Tüm bu veriler alt alta yazıldığında Erdoğan'ın en azından Putin ile yapacağı görüşmede, İdlib'ten çok daha fazlasını, Rus-Türk ilişkilerinin seyrini konuşacağını söylerken haklıydı. 

Türkiye'nin dibindeki Kandahar

Suriye savaşının başlamasından önce İdlib 185 bin kişilik nüfusa sahipti ve Suriye'nin en küçük vilayetlerinden biriydi. Suriye savaşındaysa Türkiye'ye uzanan ana ikmal yollarının geçmesi nedeniyle önemli hale geldi. Cihatçı gruplar 4 yıl boyunca Türkiye sınırından başlayarak kenti adım adım ele geçirdi. Bu ilerlemeleri 2014'te durma noktasına geldiyse de, Türkiye ve Suudi Arabistan'ın yeniden birlikte çalışmaya başlamaları cephede dengeleri değiştirdi. Cihatçı gruplar Fetih Cephesi adı altında birleşirken, silah ve yabancı militan akışı hızlandı. Çin'den gelen 2 bin kadar Uygur cihatçının da müdahil olmasıyla 2015 yılının baharında önce İdlib merkezi ve ardından Cisr'uş Şuğur Suriye ordusunun kontrolünden çıktı. Bu tarihten sonra da kentte Ortaçağ karanlığına dönüldü. Savaş öncesinde kent nüfusunun yüzde 10'unu oluşturan Hristiyanların da aralarında olduğu binlerce kişi kaçtı. El Kaide bağlantılı grupların kontrolünde bugün İdlib eşçinsellerin damlardan atıldığı, kadınların zina suçlamasıyla kalabalıkların önünde katledildiği, kadın ve erkek öğrencilerin aynı sınıfta okumasının yasaklandığı bir yer. Ayrıca kent birden fazla El Kaide bağlantılı gruba ev sahipliği yapıyor. Kentteki asıl güç, El Kaide bağlantılı Heyet Tahrir'uş Şam (HTŞ). Nusra Cephesi'nin selefi olan bu grup, El Kaide ile bağlarını kopardığını iddia etse de, bunun BM'nin Terör Örgütleri listesinden çıkabilmek için atılmış taktik bir adım olduğu iddiası da var. Nitekim, HTŞ ile selefi Nusra Cephesi'nin ideolojik veya siyasi olarak farkları bulunmuyor.  

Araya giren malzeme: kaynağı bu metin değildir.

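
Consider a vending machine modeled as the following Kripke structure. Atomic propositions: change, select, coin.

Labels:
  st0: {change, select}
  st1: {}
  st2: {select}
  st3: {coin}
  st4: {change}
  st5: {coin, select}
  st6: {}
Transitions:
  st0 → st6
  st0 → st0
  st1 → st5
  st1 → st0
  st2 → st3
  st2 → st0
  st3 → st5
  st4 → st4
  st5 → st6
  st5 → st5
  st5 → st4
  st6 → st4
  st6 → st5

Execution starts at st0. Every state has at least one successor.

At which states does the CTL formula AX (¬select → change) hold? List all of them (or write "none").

States satisfying ¬select → change: {st0, st2, st4, st5}.
States satisfying AX (¬select → change): {st1, st3, st4, st6}.

{st1, st3, st4, st6}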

Kentte ayrıca El Kaide bağlantılı Huraseddin grubu bulunuyor. HTŞ'nin Türkiye'nin müdahalesine olumlu bakmasını eleştiren grup, ayrıca IŞİD emiri Ebubekir Bağdadi'yi Türkiye sınırında saklamalarıyla gündem olmuştu. HTŞ'nin müttefiki Türkistan İslam Partisi veya bir diğer adıyla Uygur El Kaidesi'nin 3 bin kadar militanı olduğu tahmin ediliyor. Ayrıca Özbek El Kaidecilerin grubu İmam Buhari Ketibeleri, Çeçen El Kaidesiyle bağlantılı Cund'uş Şam, vaktiyle IŞİD'e biat etmiş ve hala gizlice biatlı olduğu iddia edilen Ensar'ül Tevhid, TSK'ya yönelik saldırıları üstlenen Ebubekir Sıddık Yardımcıları Serriyeleri gibi onlarca irili ufaklı örgüt İdlib'te barınıyor. Türkiye Soçi'de bu grupları kendi desteklediği ÖSO gruplarıyla ayrıştırma sözü vermişti. Ancak 4 yıldır bu noktada yol alınmış değil. 

'4 milyon mülteci'

İdlib'teki cihatçı yapılanmanın korunmasında en etkili söylemlerden birisi şüphesiz Türkiye'nin İdlib'teki ısrarını mülteci akışının engellemesiyle ilişkilendirmektir. İktidar, yıldızları sönen Suriye politikasını savunabilmek adına "Emevi Camii'nde namaz"ı terk ederek "Mülteci sorununa" çubuk böktü. İdlib'e yönelik bir operasyon olması durumunda tam olarak kaç mültecinin kaçıp gelebileceğine dair kafa karışıklığı sürüyor. Erdoğan'a göre bu sayı 4 milyon... Ancak bu rakam gerçekçi olmaktan uzak. Suriye'nin savaş öncesi nüfusu 21,3 milyondu ve BM verilerine göre 7 milyon kişi savaş nedeniyle yurt dışına kaçtı. İdlib'ten 4 milyon mülteci gelebileceğine dair iddialar aynı zamanda mevcut Suriye nüfusunun yüzde 35'inin İdlib'te olduğunu söylemekle aynı anlama geliyor. Üstelik Halep'in tümüyle Suriye ordusunun kontrolüne girdiği 2016 savaşında da Hükümet defaatle Halep'ten milyonlarca mültecinin Türkiye'ye doğru yola çıktığını iddia ediyordu. Gerçekte ise o dönemde kayda değer bir mülteci artışı gözlemlenmedi. Türkiye'deki mülteci sayısı Halep'teki nihai savaşın başlamasından, bitişinden bir ay sonrasına kadar sadece 105 bin arttı. BM'ye göre aynı dönemde 750 bin Suriyeli Halep'e döndü. 

Ayrıca mülteci hususunda hatırlatılması gereken bir diğer nokta Erdoğan ve Putin'in bir önceki Moskova görüşmesinden sonra tarafların İdlib'te bir sivil geçiş koridoru üzerinde mutabakata varmasıydı. Bu mutabakat kapsamında, cihatçı grupların kontrolündeki alandan Suriye tarafına siviller için geçiş koridoru açılacaktı. Ancak Rusya'nın bastırmasına rağmen Türkiye bu koridorları açmak için çaba sarf etmedi ve böylelikle mülteci baskısını hafifletecek önemli bir aracı elinin tersiyle itmiş oldu.

Hatırlanması elzem bir diğer nokta ise, aslında mevcut durumun Türkiye'nin Soçi'de verdiği sözleri tutmamasından kaynaklı olduğu. Türkiye önce Soçi'de ve ardından Moskova'da kendi kontrolündeki gruplarla BM nezdinde terör örgütü sayılan HTŞ gibi örgütleri ayrıştıracağına, bu grupların Suriye ordusu bölgelerine saldırmasını engelleyeceğine ve M4 Karayolu'nu sivil trafiğe açacağına söz vermişti. Ancak bu sözler de tutulmadı. 

Özetle bugün büyüklüğü spekülatif olan mülteci sorunun yegane nedeni Suriye ordusunun operasyonları olmayacak.